Die Räume, die Kira normalerweise einen Ort des Rückzugs und der Sicherheit boten, erschienen ihr nun drückend einsam. Wie lebendig und gemütlich war dagegen das Quartier der O’Briens. Über die letzten Monate hatte sie es, trotz Keikos und Miles’ dauernder Überfürsorglichkeit, unglaublich genossen, in gewisser Weise Teil einer Familie zu sein. Doch nun war alles wieder wie ein Kartenhaus in sich zusammen gestürzt. Wie immer. Sie warf ihre Stiefel in eine Ecke des Raumes und ließ sich erschöpft aufs Bett fallen. Körperlich hatte sie sich bereits von der einen Tag zurück liegenden Geburt erholt, aber in ihrem Inneren fühlte sie sich leer und verbraucht. Ihre Brüste schmerzten. Sie hatte das Mittel nicht genommen, das Bashir ihr gegeben hatte, um einen Milchstau zu unterbinden. Ihre Gedanken glitten zu Kirayoshi. Schlief er gerade, oder schrie er, weil er hungrig war? Jetzt ging es ihr vermutlich ähnlich, wie Keiko nach dem Unfall. Sie wollte nichts mehr, als bei dem kleinen Jungen zu sein.

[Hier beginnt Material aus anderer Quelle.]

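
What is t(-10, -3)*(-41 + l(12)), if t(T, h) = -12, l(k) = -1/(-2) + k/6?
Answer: 462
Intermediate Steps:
l(k) = ½ + k/6 (l(k) = -1*(-½) + k*(⅙) = ½ + k/6)
t(-10, -3)*(-41 + l(12)) = -12*(-41 + (½ + (⅙)*12)) = -12*(-41 + (½ + 2)) = -12*(-41 + 5/2) = -12*(-77/2) = 462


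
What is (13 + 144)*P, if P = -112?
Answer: -17584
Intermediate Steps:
(13 + 144)*P = (13 + 144)*(-112) = 157*(-112) = -17584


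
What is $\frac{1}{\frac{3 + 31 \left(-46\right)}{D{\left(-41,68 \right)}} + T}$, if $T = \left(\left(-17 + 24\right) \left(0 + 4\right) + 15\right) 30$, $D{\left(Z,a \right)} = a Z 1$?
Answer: $\frac{2788}{3597943} \approx 0.00077489$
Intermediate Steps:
$D{\left(Z,a \right)} = Z a$ ($D{\left(Z,a \right)} = Z a 1 = Z a$)
$T = 1290$ ($T = \left(7 \cdot 4 + 15\right) 30 = \left(28 + 15\right) 30 = 43 \cdot 30 = 1290$)
$\frac{1}{\frac{3 + 31 \left(-46\right)}{D{\left(-41,68 \right)}} + T} = \frac{1}{\frac{3 + 31 \left(-46\right)}{\left(-41\right) 68} + 1290} = \frac{1}{\frac{3 - 1426}{-2788} + 1290} = \frac{1}{\left(-1423\right) \left(- \frac{1}{2788}\right) + 1290} = \frac{1}{\frac{1423}{2788} + 1290} = \frac{1}{\frac{3597943}{2788}} = \frac{2788}{3597943}$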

Sie dachte an die Feier der O’Briens zurück, bei der sie nur kurz gewesen war, und an die Übergabe zuvor. Die bajoranische Kinderschwester, die sie durch die Geburt geleitet hatte, legte ihr das Baby in die Arme, damit sie es seinen rechtmäßige Eltern übergab und ihren Verzicht auf jedwede Ansprüche erklärte. Nie fiel ihr etwas so schwer, wie diese wenigen Minuten. Die Worte waren wie Gift auf ihren Lippen. Miles und Keiko baten sie anschließend darum, Kirayoshis Patin zu werden. Das war ein terranischer Brauch, von dem sie nicht ganz genau wusste, was er bedeutete. Die beiden erklärten ihr, dass sie damit so etwas wie eine Tante für den Kleinen sein würde. Das würde sie in einiger Zeit, wenn sie das Loch in ihrem Herzen überwunden hatte, bestimmt sehr glücklich machen. Dann verließ sie die Party, weil sie die vielen fröhlichen Gesichter nicht ertrug. Ihr war alles, nur nicht nach feiern zumute. Wenn Kirayoshi den ersten Jahrestag seiner Geburt beging, dann würde sie sich für ihn freuen und mit ihm lachen. Aber jetzt vermochte sie das noch nicht.
Vielleicht würde Shakaar nach dem Ende seiner Amtszeit bereit dazu sein, sie zu heiraten und mit ihr eine Familie zu gründen. Sie seufzte. Was für seltsame Gedanken das waren. Noch vor weniger als einem Jahr hatte sie die Vorstellung völlig abwegig gefunden, Ehefrau und Mutter zu sein. Odo hatte recht, die Dinge änderten sich. Sie wollte eine Familie haben, wollte sich geborgen und geliebt fühlen. Es war wie ein Stück Kuchen, von dem sie gekostet hatte, und man hatte ihr den Teller wieder aus der Hand gerissen. Um den feinen Geschmack zu genießen, musste sie selbst einen backen. Kira hoffte so, dass sie eines Tages die Gelegenheit haben würde, ihr eigenes Baby in den Armen zu halten. Dafür wollte sie im Tempel zu den Propheten beten. Diese Aussicht zauberte ihr ein leichtes Lächeln auf die Lippen, ehe sie, noch vollkommen angekleidet, in einen tiefen Schlaf fiel.